Parents Require Further Counseling

You should also separately report a surgery-related encounter when the otolaryngologist provides further counseling or evaluates a secondary medical problem.
 
Question:
Parents return with a child who has had four acute episodes of otitis media in the past six months. The pediatric otolaryngologist had previously recommended tympanostomy, but the parents wanted to hold off before deciding on surgery. The otolaryngologist re-examines the child and offers further advice on performing the operation before the parents consent to surgery the following week.

Answer: In this case, you should report the appropriate-level office visit (99212-99215, Office or other outpatient visit for the evaluation and management of an established patient).

Reason: You should bill an established patient visit when the otolaryngologist documents that he iscusses more than the upcoming surgery, says Andrew Borden CCS-P, CPC, CMA, reimbursement manager in the department of otolaryngology and communication sciences at Medical College of Wisconsin in Milwaukee. The physician must document the exam.

Tip: Borden says that you will usually submit 99212-99215 prior to a surgery in two situations:

1. when the patient needs further counseling

2. when a secondary medical problem necessitates an exam and decision-making.

In the otitis media scenario, the patient's parents require further information and counseling about the procedure. Therefore, you should report the encounter.

You don't need to append a modifier to 99212-99215. The visit occurs outside the tympanostomy's (69436, Tympanostomy [requiring insertion of ventilating tube], general anesthesia) 24-hour presurgery global period.

Patient Delays Surgery

Even though insurers have no way of monitoring payment for office visits that occur outside pre-op surgical packages, you still shouldn't bill preclearance exams during this time frame.

Question: Suppose an otolaryngologist examined a patient three-six months ago and recommended the patient have a septoplasty to correct breathing problems. The patient, however, didn't schedule the operation right away. When the otolaryngologist performs pre-op testing, should you bill a subsequent office visit? asks Cindy McGee, CPC, coder at CSA Ltd. in Philadelphia.

Answer: No, you shouldn't bill 99212-99215 in the above situation.

Reason: "When the otolaryngologist has counseled the patient, and he has decided to proceed with a surgical procedure that contains a global period, you should not bill for a pre-op visit," Borden says.

The visit's timing in relation to the surgery doesn't matter. "When the otolaryngologist performs the visit to apprise the patient's surgical risks and have him sign consent forms, you should include the visit in the procedure's surgical global period," Borden says.

Good news: Even though you shouldn't charge for a presurgical clearance encounter, your otolaryngologist still receives payment for his work. Medicare reimburses global-period procedures at a single dollar amount that pays for surgery-related pre-op, intra-op and post-op work, Borden says.

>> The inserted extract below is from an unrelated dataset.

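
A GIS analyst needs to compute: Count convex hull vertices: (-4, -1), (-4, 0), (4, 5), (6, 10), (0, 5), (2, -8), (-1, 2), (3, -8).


Convex hull vertices (CCW): (-4, -1), (2, -8), (3, -8), (6, 10), (0, 5), (-4, 0)
Count = 6

6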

How it works: CMS assigns each work portion a percentage, usually 10/80/10, Borden says. That means for the pre-op visit and any necessary work, "such as designing flaps, decision-making as to access or incision lines, or whether to use stealth guidance systems," Medicare pays 10 percent of the procedure's total dollar amount. CMS then allots 80 percent of the procedure's payment to the operation's intraoperative work and the remaining 10 percent to the surgery's postoperative work.

For instance, Medicare nationally pays $423.06 for a medically necessary septoplasty (30520 (Septoplasty or submucous resection, with or without cartilage scoring, contouring or replacement with graft). Of that fee, CMS designates roughly $42.30 to pre-op work, $338.46 to intra-op work, and $42.30 to post-op work.